[99960] in North American Network Operators' Group
Re: Why do some ISP's have bandwidth quotas?
daemon@ATHENA.MIT.EDU (Mikael Abrahamsson)
Wed Oct 10 17:25:31 2007
Date: Wed, 10 Oct 2007 23:18:38 +0200 (CEST)
From: Mikael Abrahamsson <swmike@swm.pp.se>
To: nanog <nanog@merit.edu>
In-Reply-To: <200710101704.l9AH4AJ1046735@aurora.sol.net>
Errors-To: owner-nanog@merit.edu
On Wed, 10 Oct 2007, Joe Greco wrote:
> One of the biggest challenges for the Internet has got to be the steadily
> increasing storage market, combined with the continued development of
> small, portable processors for every application, meaning that there's
> been an explosion of computing devices.
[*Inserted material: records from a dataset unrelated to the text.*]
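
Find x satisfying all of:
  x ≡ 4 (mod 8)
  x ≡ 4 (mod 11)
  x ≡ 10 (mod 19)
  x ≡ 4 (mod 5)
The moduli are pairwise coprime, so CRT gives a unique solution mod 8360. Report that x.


Product of moduli M = 8 · 11 · 19 · 5 = 8360.
Merge one congruence at a time:
  Start: x ≡ 4 (mod 8).
  Combine with x ≡ 4 (mod 11); new modulus lcm = 88.
    Write x = 4 + 8·t and substitute into x ≡ 4 (mod 11): 8·t ≡ 4 − 4 = 0 (mod 11).
    The inverse of 8 mod 11 is 7 (since 8·7 = 56 = 5·11 + 1), so t ≡ 7·0 = 0 ≡ 0 (mod 11).
    Then x = 4 + 8·0 = 4, valid modulo lcm(8, 11) = 88: x ≡ 4 (mod 88).
  Combine with x ≡ 10 (mod 19); new modulus lcm = 1672.
    Write x = 4 + 88·t and substitute into x ≡ 10 (mod 19): 88·t ≡ 10 − 4 = 6 (mod 19).
    Reduce coefficients mod 19: 12·t ≡ 6 (mod 19).
    The inverse of 12 mod 19 is 8 (since 12·8 = 96 = 5·19 + 1), so t ≡ 8·6 = 48 ≡ 10 (mod 19).
    Then x = 4 + 88·10 = 884, valid modulo lcm(88, 19) = 1672: x ≡ 884 (mod 1672).
  Combine with x ≡ 4 (mod 5); new modulus lcm = 8360.
    Write x = 884 + 1672·t and substitute into x ≡ 4 (mod 5): 1672·t ≡ 4 − 884 = -880 (mod 5).
    Reduce coefficients mod 5: 2·t ≡ 0 (mod 5).
    The inverse of 2 mod 5 is 3 (since 2·3 = 6 = 1·5 + 1), so t ≡ 3·0 = 0 ≡ 0 (mod 5).
    Then x = 884 + 1672·0 = 884, valid modulo lcm(1672, 5) = 8360: x ≡ 884 (mod 8360).
Verify against each original: 884 mod 8 = 4, 884 mod 11 = 4, 884 mod 19 = 10, 884 mod 5 = 4.

x ≡ 884 (mod 8360).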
The one thing that scares me the most is that I have discovered people
around me that use their bittorrent clients with rss feeds from bittorrent
sites to download "everything" (basically, or at least a category) and
then just delete what they don't want. Because they're paying for flat
rate there is little incentive in trying to save on bandwidth.
If this spreads, be afraid, be very afraid. I can't think of anything more
bandwidth intensive than video, no software updates downloads in the world
can compete with people automatically downloading DVDRs or xvids of tv
shows and movies, and then throwing it away because they were too lazy to
set up proper filtering in the first place.